# is it true?



## leveldrummer (May 27, 2005)

i think i read on here before, that you can get a red lense for a flashlight and check out your fish at night, because they cant see the red spectrum?? is it true? and if so, where would one find something like that, or how can i go about making one?


----------



## Osiris (Jan 18, 2005)

Well, from what i've read too, really only blue part of the light spectrum will peneterate deep into the waters of SW and all other colors fade out in shallow waters. I dont see why you couldnt take a reg flashlight and just look at them? Can't do much harm...


----------



## fishfingers (Apr 10, 2006)

I use this to look at my fish at night (although I'm sure they can see me...but oh well). Just get some red cellophane and wrap some over your torch and use a rubber band or something to hold it on. Simple!


----------



## Georgia Peach (Sep 23, 2005)

I just use a regular light.. LOL - they dont like it a whole lot though..


----------



## Torpedo (Jan 23, 2006)

you could go to an Army Surplus store and get a tactical light. they come with red, blue, white, and yellow lenses.


----------



## Cichlid Man (Jan 19, 2005)

Georgia Peach said:


> I just use a regular light.. LOL - they dont like it a whole lot though..

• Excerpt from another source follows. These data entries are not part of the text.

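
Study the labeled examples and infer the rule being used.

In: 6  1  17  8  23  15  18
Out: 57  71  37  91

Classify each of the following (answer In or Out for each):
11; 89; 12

In, Out, In

'In' ⟺ at most 23.
In: 11, since 11 ≤ 23. Out: 89, since 89 > 23. In: 12, since 12 ≤ 23.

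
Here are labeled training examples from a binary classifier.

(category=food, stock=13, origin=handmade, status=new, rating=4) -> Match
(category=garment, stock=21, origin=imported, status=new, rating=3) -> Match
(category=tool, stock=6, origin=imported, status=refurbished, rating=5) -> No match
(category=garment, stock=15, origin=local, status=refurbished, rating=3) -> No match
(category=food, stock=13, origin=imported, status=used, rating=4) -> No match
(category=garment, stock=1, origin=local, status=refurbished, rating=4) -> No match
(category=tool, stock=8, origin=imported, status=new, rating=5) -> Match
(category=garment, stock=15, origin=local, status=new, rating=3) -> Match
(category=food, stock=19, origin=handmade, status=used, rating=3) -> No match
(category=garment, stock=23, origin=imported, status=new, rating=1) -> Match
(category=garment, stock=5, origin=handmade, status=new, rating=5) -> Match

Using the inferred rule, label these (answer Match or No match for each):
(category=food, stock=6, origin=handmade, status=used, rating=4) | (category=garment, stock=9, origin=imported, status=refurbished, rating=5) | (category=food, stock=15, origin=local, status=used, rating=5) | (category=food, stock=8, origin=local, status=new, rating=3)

All 'Match' examples share one property — status is new — and every 'No match' example lacks it.
No match: (category=food, stock=6, origin=handmade, status=used, rating=4), since status is used.
No match: (category=garment, stock=9, origin=imported, status=refurbished, rating=5), since status is refurbished.
No match: (category=food, stock=15, origin=local, status=used, rating=5), since status is used.
Match: (category=food, stock=8, origin=local, status=new, rating=3), since status is new.

No match, No match, No match, Match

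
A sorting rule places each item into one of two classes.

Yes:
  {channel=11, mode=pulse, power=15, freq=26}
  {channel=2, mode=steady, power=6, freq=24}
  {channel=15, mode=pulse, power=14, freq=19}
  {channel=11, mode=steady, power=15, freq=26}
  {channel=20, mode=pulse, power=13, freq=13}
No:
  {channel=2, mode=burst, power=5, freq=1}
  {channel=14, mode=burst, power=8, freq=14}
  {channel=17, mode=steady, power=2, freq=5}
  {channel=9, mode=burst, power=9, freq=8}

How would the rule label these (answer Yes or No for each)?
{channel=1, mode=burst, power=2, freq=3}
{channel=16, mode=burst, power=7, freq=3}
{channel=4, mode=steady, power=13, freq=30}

No, No, Yes

Every 'Yes' example satisfies: mode is pulse OR freq ≥ 19. None of the 'No' examples do.
{channel=1, mode=burst, power=2, freq=3}: mode is burst, freq = 3, lacks this property → No. {channel=16, mode=burst, power=7, freq=3}: mode is burst, freq = 3, lacks this property → No. {channel=4, mode=steady, power=13, freq=30}: mode is steady, freq = 30, matches → Yes.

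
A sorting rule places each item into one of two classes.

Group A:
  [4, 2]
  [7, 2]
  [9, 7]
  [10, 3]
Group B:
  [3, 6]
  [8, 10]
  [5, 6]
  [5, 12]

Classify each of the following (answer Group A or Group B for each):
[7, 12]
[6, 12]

Group B, Group B

The distinguishing property — first > second — holds for all the 'Group A' cases and none of the 'Group B' cases.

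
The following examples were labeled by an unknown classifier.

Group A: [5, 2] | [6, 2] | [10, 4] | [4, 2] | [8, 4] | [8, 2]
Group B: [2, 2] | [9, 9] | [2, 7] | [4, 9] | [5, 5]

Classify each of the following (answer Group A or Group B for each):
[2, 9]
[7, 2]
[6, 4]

Looking at the examples, the only property every 'Group A' case has and every 'Group B' case lacks is: first > second.

Group B, Group A, Group A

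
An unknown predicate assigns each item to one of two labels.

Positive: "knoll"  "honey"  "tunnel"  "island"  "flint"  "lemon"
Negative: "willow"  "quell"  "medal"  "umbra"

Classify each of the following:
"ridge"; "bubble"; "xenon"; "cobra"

Negative, Negative, Positive, Negative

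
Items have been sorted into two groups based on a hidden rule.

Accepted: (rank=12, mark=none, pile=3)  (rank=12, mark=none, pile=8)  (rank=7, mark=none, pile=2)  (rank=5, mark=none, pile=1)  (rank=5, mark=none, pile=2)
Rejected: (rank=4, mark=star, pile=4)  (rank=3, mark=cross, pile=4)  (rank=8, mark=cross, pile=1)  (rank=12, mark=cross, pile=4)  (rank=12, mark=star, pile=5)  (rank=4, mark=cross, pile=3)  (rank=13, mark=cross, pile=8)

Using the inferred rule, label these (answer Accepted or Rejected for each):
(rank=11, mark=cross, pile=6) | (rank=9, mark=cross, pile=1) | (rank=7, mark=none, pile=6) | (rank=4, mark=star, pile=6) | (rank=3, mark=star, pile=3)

The simplest hypothesis consistent with all the labels is: mark is none.

Rejected, Rejected, Accepted, Rejected, Rejected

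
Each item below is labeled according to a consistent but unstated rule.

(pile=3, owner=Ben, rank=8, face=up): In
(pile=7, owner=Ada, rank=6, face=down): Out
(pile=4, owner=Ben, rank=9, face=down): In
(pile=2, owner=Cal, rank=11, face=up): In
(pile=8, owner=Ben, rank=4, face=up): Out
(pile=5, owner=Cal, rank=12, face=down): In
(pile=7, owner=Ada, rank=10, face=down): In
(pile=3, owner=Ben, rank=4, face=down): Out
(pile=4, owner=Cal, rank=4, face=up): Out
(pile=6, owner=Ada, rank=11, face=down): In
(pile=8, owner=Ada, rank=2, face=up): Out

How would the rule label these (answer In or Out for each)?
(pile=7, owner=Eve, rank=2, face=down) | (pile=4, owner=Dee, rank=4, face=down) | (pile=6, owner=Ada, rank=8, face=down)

Out, Out, In

The rule appears to be: rank ≥ 8.
(pile=7, owner=Eve, rank=2, face=down): Out (rank = 2).
(pile=4, owner=Dee, rank=4, face=down): Out (rank = 4).
(pile=6, owner=Ada, rank=8, face=down): In (rank = 8).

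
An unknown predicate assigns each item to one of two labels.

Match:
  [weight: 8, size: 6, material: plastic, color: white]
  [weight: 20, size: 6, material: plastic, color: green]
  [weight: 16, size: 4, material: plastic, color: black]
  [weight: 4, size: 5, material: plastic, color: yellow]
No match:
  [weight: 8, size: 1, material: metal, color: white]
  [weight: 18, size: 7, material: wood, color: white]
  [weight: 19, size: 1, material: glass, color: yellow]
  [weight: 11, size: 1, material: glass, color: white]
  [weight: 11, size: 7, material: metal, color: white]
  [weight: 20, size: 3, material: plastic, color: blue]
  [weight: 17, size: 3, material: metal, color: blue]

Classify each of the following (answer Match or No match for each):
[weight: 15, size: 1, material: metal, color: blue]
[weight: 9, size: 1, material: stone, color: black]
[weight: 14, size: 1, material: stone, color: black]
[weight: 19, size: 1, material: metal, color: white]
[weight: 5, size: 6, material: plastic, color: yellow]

No match, No match, No match, No match, Match

All 'Match' examples share one property — material is plastic AND size ≥ 4 — and every 'No match' example lacks it.
[weight: 15, size: 1, material: metal, color: blue]: material is metal, size = 1, does not fit → No match. [weight: 9, size: 1, material: stone, color: black]: material is stone, size = 1, does not fit → No match. [weight: 14, size: 1, material: stone, color: black]: material is stone, size = 1, does not fit → No match. [weight: 19, size: 1, material: metal, color: white]: material is metal, size = 1, does not fit → No match. [weight: 5, size: 6, material: plastic, color: yellow]: material is plastic, size = 6, qualifies → Match.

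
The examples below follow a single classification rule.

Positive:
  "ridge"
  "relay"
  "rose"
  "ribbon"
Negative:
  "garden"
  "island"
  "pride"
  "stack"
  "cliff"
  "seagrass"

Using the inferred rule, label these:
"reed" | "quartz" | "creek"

The distinguishing property — starts with 'r' — holds for all the 'Positive' cases and none of the 'Negative' cases.
"reed" → starts with 'r' → Positive. "quartz" → starts with 'q' → Negative. "creek" → starts with 'c' → Negative.

Positive, Negative, Negative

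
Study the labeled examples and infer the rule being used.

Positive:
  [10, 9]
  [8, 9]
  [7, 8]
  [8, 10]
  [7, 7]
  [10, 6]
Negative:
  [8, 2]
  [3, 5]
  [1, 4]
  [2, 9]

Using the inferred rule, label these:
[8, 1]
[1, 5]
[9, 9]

Negative, Negative, Positive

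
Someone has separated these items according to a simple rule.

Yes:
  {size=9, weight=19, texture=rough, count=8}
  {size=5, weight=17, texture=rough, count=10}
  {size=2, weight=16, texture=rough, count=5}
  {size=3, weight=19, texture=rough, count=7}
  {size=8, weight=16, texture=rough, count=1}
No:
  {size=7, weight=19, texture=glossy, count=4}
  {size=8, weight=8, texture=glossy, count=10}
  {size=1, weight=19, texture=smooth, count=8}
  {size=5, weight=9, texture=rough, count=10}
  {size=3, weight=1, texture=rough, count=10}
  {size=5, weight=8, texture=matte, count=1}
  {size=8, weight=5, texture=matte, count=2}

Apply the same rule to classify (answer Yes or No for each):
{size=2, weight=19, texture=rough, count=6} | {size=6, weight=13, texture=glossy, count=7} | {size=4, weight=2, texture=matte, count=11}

Yes, No, No

Rule: texture is rough AND weight ≥ 16. This holds for each 'Yes' example and fails for each 'No' one.
{size=2, weight=19, texture=rough, count=6}: texture is rough, weight = 19, has this property → Yes.
{size=6, weight=13, texture=glossy, count=7}: texture is glossy, weight = 13, doesn't match → No.
{size=4, weight=2, texture=matte, count=11}: texture is matte, weight = 2, doesn't match → No.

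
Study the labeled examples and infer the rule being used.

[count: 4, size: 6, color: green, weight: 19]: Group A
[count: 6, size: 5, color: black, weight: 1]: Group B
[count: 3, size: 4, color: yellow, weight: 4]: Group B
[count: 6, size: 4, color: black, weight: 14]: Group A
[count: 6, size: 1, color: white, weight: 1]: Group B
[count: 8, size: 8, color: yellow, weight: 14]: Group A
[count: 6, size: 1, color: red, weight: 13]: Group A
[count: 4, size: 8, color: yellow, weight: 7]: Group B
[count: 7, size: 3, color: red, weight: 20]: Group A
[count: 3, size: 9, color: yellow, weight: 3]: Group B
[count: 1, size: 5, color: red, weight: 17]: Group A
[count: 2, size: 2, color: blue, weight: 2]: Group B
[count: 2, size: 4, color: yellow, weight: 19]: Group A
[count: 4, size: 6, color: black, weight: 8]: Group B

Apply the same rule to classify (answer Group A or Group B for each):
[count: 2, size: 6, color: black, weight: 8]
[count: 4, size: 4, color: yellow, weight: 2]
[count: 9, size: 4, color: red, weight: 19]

Group B, Group B, Group A

The simplest hypothesis consistent with all the labels is: weight ≥ 13.
[count: 2, size: 6, color: black, weight: 8]: Group B (weight = 8). [count: 4, size: 4, color: yellow, weight: 2]: Group B (weight = 2). [count: 9, size: 4, color: red, weight: 19]: Group A (weight = 19).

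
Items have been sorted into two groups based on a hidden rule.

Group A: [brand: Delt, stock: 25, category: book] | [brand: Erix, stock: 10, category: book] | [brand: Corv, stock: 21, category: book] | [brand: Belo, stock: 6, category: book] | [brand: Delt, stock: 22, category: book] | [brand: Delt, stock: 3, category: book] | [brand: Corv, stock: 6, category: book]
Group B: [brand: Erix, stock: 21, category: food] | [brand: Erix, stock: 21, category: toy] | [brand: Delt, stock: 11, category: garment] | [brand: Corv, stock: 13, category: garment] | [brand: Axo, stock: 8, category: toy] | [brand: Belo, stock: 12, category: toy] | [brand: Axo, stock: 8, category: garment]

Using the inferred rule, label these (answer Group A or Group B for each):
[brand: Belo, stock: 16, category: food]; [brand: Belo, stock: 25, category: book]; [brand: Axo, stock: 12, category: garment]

Looking at the examples, the only property every 'Group A' case has and every 'Group B' case lacks is: category is book.
[brand: Belo, stock: 16, category: food]: category is food — doesn't match, so Group B.
[brand: Belo, stock: 25, category: book]: category is book — qualifies, so Group A.
[brand: Axo, stock: 12, category: garment]: category is garment — doesn't match, so Group B.

Group B, Group A, Group B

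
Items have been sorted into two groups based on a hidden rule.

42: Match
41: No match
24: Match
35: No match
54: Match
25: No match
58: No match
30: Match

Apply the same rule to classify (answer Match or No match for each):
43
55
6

No match, No match, Match

The rule appears to be: multiple of 3.
43: 43 = 3·14 + 1, lacks this property → No match.
55: 55 = 3·18 + 1, lacks this property → No match.
6: 6 = 3·2, meets the rule → Match.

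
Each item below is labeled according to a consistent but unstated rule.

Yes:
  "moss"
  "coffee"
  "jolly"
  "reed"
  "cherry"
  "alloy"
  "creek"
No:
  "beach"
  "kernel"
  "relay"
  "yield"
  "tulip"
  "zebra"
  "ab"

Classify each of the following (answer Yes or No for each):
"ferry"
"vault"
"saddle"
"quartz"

A rule that fits every label: has a double letter — true of each 'Yes' example, false of each 'No' one.
"ferry" → 'rr' doubled → Yes. "vault" → no doubled letter → No. "saddle" → 'dd' doubled → Yes. "quartz" → no doubled letter → No.

Yes, No, Yes, No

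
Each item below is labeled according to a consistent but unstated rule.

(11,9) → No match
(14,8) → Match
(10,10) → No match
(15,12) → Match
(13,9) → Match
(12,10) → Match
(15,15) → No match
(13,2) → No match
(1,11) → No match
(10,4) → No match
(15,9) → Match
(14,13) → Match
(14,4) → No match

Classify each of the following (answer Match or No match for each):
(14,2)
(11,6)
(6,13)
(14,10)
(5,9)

The common property of the 'Match' items is: first > second AND sum ≥ 22. No 'No match' item has it.
(14,2) → 14 > 2, 14+2 = 16 → No match. (11,6) → 11 > 6, 11+6 = 17 → No match. (6,13) → 6 < 13, 6+13 = 19 → No match. (14,10) → 14 > 10, 14+10 = 24 → Match. (5,9) → 5 < 9, 5+9 = 14 → No match.

No match, No match, No match, Match, No match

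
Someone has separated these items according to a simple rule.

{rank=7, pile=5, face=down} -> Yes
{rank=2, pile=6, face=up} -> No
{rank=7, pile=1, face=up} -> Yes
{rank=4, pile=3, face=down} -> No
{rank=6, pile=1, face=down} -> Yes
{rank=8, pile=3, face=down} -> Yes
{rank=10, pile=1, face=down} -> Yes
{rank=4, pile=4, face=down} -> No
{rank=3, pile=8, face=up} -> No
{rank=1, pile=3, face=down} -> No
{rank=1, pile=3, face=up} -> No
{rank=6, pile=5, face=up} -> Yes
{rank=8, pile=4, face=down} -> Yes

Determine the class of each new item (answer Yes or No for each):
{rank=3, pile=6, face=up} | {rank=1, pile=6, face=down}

No, No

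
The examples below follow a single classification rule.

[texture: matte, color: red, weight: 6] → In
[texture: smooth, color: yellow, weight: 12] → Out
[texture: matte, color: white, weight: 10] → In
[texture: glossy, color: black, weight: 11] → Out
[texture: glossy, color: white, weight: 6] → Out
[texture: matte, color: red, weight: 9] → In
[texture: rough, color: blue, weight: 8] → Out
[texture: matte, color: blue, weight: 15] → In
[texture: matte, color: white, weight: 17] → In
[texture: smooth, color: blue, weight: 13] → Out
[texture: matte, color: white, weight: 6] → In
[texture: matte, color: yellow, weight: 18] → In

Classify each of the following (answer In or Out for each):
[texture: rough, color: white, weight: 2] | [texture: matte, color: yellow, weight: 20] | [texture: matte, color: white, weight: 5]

Out, In, In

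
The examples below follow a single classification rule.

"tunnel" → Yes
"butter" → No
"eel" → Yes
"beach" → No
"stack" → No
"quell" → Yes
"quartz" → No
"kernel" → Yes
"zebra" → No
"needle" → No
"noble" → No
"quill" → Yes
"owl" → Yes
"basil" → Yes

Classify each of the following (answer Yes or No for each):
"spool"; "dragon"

Yes, No

All 'Yes' examples share one property — ends with 'l' — and every 'No' example lacks it.
"spool": ends with 'l', checks out → Yes. "dragon": ends with 'n', does not fit → No.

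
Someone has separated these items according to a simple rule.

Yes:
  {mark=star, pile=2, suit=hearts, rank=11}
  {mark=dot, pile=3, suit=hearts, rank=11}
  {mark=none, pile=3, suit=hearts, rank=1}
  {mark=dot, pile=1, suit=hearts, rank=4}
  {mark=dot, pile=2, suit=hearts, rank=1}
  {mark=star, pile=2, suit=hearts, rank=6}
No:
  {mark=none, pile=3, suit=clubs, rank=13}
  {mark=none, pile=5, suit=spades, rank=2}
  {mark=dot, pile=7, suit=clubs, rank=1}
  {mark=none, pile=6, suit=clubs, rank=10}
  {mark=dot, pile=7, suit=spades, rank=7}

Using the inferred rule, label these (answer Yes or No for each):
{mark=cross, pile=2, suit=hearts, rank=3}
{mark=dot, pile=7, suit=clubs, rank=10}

Rule: suit is hearts. This holds for each 'Yes' example and fails for each 'No' one.
{mark=cross, pile=2, suit=hearts, rank=3} — suit is hearts, hence Yes. {mark=dot, pile=7, suit=clubs, rank=10} — suit is clubs, hence No.

Yes, No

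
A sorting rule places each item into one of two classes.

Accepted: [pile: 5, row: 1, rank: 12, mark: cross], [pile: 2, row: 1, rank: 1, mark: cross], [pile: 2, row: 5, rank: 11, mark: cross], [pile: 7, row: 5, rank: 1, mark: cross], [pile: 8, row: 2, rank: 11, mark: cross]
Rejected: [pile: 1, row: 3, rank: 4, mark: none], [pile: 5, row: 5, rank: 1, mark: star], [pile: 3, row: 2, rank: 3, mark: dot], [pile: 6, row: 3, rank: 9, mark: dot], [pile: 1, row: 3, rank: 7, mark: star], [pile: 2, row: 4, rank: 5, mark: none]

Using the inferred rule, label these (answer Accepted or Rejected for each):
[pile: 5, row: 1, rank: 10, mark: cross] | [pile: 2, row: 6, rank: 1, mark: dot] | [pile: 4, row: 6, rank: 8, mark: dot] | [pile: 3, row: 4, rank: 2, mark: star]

Accepted, Rejected, Rejected, Rejected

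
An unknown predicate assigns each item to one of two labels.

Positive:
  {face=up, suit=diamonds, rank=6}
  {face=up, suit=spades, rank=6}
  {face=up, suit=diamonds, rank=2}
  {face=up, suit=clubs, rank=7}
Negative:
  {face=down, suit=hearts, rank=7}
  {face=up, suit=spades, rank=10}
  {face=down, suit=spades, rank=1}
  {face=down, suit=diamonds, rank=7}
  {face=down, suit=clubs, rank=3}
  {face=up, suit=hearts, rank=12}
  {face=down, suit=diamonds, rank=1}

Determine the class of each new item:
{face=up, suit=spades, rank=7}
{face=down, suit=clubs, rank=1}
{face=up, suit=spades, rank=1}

The common property of the 'Positive' items is: face is up AND rank ≤ 7. No 'Negative' item has it.
Positive: {face=up, suit=spades, rank=7}, since face is up, rank = 7. Negative: {face=down, suit=clubs, rank=1}, since face is down, rank = 1. Positive: {face=up, suit=spades, rank=1}, since face is up, rank = 1.

Positive, Negative, Positive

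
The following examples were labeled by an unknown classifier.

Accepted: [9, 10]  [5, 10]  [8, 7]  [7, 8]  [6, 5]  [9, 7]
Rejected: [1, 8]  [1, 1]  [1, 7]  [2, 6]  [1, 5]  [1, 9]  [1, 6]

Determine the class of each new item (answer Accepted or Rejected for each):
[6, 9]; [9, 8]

Accepted, Accepted

The pattern is that an item is 'Accepted' exactly when: sum ≥ 11.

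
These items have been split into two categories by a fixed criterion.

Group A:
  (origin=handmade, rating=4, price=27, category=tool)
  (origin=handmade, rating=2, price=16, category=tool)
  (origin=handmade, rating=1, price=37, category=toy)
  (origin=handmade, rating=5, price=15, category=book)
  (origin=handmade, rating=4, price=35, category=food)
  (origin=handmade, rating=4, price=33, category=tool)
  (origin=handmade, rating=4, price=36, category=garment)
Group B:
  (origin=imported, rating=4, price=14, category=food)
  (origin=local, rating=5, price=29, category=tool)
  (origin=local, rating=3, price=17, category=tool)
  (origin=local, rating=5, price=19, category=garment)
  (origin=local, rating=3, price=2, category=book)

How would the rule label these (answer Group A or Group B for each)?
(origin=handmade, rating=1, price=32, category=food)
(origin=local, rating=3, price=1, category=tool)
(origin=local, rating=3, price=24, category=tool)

Group A, Group B, Group B

Rule: origin is handmade. This holds for each 'Group A' example and fails for each 'Group B' one.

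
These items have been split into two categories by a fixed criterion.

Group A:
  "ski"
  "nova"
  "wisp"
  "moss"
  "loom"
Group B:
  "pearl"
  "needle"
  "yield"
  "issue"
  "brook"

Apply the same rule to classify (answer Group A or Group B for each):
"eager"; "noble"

Group B, Group B

The simplest hypothesis consistent with all the labels is: length ≤ 4.
"eager": length 5, fails the rule → Group B. "noble": length 5, fails the rule → Group B.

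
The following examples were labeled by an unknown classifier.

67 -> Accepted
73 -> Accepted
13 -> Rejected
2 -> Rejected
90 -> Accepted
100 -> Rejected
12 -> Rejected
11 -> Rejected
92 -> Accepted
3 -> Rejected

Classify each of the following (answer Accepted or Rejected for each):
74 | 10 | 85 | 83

Every 'Accepted' example satisfies: digit sum ≥ 5. None of the 'Rejected' examples do.
74: digit sum 7+4 = 11, satisfies this → Accepted.
10: digit sum 1+0 = 1, lacks this property → Rejected.
85: digit sum 8+5 = 13, satisfies this → Accepted.
83: digit sum 8+3 = 11, satisfies this → Accepted.

Accepted, Rejected, Accepted, Accepted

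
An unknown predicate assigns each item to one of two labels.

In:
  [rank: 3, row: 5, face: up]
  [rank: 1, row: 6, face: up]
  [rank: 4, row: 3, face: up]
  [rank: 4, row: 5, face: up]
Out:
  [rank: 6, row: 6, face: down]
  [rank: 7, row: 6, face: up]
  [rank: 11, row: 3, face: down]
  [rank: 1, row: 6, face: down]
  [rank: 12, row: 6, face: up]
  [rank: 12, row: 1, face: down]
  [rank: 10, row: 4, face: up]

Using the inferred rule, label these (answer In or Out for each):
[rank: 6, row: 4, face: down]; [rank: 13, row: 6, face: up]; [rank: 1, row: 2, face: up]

Out, Out, In

'In' ⟺ face is up AND rank ≤ 4.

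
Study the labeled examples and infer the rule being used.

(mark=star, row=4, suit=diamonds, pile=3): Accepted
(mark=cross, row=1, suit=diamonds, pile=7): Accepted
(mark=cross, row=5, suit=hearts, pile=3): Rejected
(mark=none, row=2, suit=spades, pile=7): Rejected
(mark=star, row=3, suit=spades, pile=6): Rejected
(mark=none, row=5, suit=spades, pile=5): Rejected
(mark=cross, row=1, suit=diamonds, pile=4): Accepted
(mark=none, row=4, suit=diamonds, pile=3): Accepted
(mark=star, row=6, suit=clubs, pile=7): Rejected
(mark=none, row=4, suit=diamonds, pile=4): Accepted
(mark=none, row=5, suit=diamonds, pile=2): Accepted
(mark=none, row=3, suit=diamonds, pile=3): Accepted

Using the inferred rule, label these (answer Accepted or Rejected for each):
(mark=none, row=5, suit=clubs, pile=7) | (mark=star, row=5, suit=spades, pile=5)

Looking at the examples, the only property every 'Accepted' case has and every 'Rejected' case lacks is: suit is diamonds.
(mark=none, row=5, suit=clubs, pile=7) → suit is clubs → Rejected.
(mark=star, row=5, suit=spades, pile=5) → suit is spades → Rejected.

Rejected, Rejected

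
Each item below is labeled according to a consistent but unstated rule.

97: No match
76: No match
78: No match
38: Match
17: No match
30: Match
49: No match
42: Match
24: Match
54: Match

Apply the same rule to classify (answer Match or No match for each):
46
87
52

The common property of the 'Match' items is: even AND at most 54. No 'No match' item has it.

Match, No match, Match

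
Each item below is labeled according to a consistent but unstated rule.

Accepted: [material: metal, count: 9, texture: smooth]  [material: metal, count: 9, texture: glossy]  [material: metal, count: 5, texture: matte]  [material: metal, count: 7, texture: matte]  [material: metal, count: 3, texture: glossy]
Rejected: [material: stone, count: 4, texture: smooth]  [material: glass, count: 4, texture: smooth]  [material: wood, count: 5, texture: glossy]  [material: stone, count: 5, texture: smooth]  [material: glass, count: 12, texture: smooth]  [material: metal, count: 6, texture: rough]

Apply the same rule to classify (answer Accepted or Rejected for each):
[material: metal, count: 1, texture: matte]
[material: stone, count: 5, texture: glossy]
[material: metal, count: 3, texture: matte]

The pattern is that an item is 'Accepted' exactly when: material is metal AND count ≠ 6.
[material: metal, count: 1, texture: matte]: material is metal, count = 1 — checks out, so Accepted.
[material: stone, count: 5, texture: glossy]: material is stone, count = 5 — fails this test, so Rejected.
[material: metal, count: 3, texture: matte]: material is metal, count = 3 — checks out, so Accepted.

Accepted, Rejected, Accepted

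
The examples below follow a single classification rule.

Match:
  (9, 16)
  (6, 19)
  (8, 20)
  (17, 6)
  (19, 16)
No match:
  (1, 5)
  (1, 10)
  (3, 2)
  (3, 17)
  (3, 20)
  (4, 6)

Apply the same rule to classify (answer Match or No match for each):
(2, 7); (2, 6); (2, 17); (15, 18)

No match, No match, No match, Match

One predicate separates the groups cleanly: first ≥ 5.
(2, 7): first 2, fails this test → No match.
(2, 6): first 2, fails this test → No match.
(2, 17): first 2, fails this test → No match.
(15, 18): first 15, passes → Match.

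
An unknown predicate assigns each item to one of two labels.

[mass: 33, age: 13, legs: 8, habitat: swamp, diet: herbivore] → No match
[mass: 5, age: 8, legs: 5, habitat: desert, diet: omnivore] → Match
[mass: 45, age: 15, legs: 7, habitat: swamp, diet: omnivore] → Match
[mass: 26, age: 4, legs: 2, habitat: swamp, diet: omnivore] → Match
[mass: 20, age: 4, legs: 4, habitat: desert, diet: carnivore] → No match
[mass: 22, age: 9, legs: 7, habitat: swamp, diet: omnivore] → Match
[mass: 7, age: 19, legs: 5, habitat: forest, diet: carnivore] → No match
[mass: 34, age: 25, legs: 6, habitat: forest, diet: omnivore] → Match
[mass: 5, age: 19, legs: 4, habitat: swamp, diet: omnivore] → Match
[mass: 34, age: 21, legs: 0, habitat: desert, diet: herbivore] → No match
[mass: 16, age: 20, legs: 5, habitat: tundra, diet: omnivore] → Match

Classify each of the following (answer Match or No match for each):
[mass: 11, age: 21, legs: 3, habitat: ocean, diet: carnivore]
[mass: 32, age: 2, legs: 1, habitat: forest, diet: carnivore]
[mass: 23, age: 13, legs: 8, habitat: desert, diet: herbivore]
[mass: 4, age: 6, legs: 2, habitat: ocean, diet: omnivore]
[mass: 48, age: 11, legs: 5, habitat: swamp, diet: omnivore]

Every 'Match' example satisfies: diet is omnivore. None of the 'No match' examples do.
[mass: 11, age: 21, legs: 3, habitat: ocean, diet: carnivore]: diet is carnivore — doesn't qualify, so No match. [mass: 32, age: 2, legs: 1, habitat: forest, diet: carnivore]: diet is carnivore — doesn't qualify, so No match. [mass: 23, age: 13, legs: 8, habitat: desert, diet: herbivore]: diet is herbivore — doesn't qualify, so No match. [mass: 4, age: 6, legs: 2, habitat: ocean, diet: omnivore]: diet is omnivore — qualifies, so Match. [mass: 48, age: 11, legs: 5, habitat: swamp, diet: omnivore]: diet is omnivore — qualifies, so Match.

No match, No match, No match, Match, Match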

They won't act naturally though. The whole point is to observe your fish at night without disturbing them.
I just put my diveo camera on night mode.


----------



## leveldrummer (May 27, 2005)

Mala said:


> Well, from what i've read too, really only blue part of the light spectrum will peneterate deep into the waters of SW and all other colors fade out in shallow waters. I dont see why you couldnt take a reg flashlight and just look at them? Can't do much harm...


i do that, and they all bolt, no fish yet, just some shrimp, and they dont like the light at all. plus there is something in one of the holes on my rock that i get a glimpse of every now and then, and i really want a better look at it, kinda long wormy thing, kinda worries me.


----------



## Cichlid Man (Jan 19, 2005)

leveldrummer said:


> Plus there is something in one of the holes on my rock that i get a glimpse of every now and then, and i really want a better look at it, kinda long wormy thing, kinda worries me.


oooooo! Scary! Better take a look at this just in case.:lol:
http://www.oregonreef.com/sub_worm.htm


----------



## TheOldSalt (Jan 28, 2005)

Fish & inverts can see red light, but it doesn't seem to bother them. At the Gulfarium we made a mantis shrimp display by using red lights on the tank. The shrimp came out to play during the day and acted like they normally would have in the dark.
By the way, that was a HUGE mantis, about 9.5 inches long!


----------



## Osiris (Jan 18, 2005)

Damn that's big!

I would go with the tactical light you can find at Army Surplus stores, i think i actually have two here, i will have to dig through my military stuff....


----------



## fishn00b (Jun 10, 2005)

Cichlid Man said:


> oooooo! Scary! Better take a look at this just in case.:lol:
> http://www.oregonreef.com/sub_worm.htm



That is nasty... I think I'm going to throw up after seeing that.


----------



## Fishfirst (Jan 24, 2005)

if you want to mount lights on the aquarium for constant veiwing, get LED lunar lights.


----------



## leveldrummer (May 27, 2005)

i have lunars, but you can only see so much, very dim blue, was looking for something i could direct around and really see what i want. ill try the red lense, if not ill just deal with it.


----------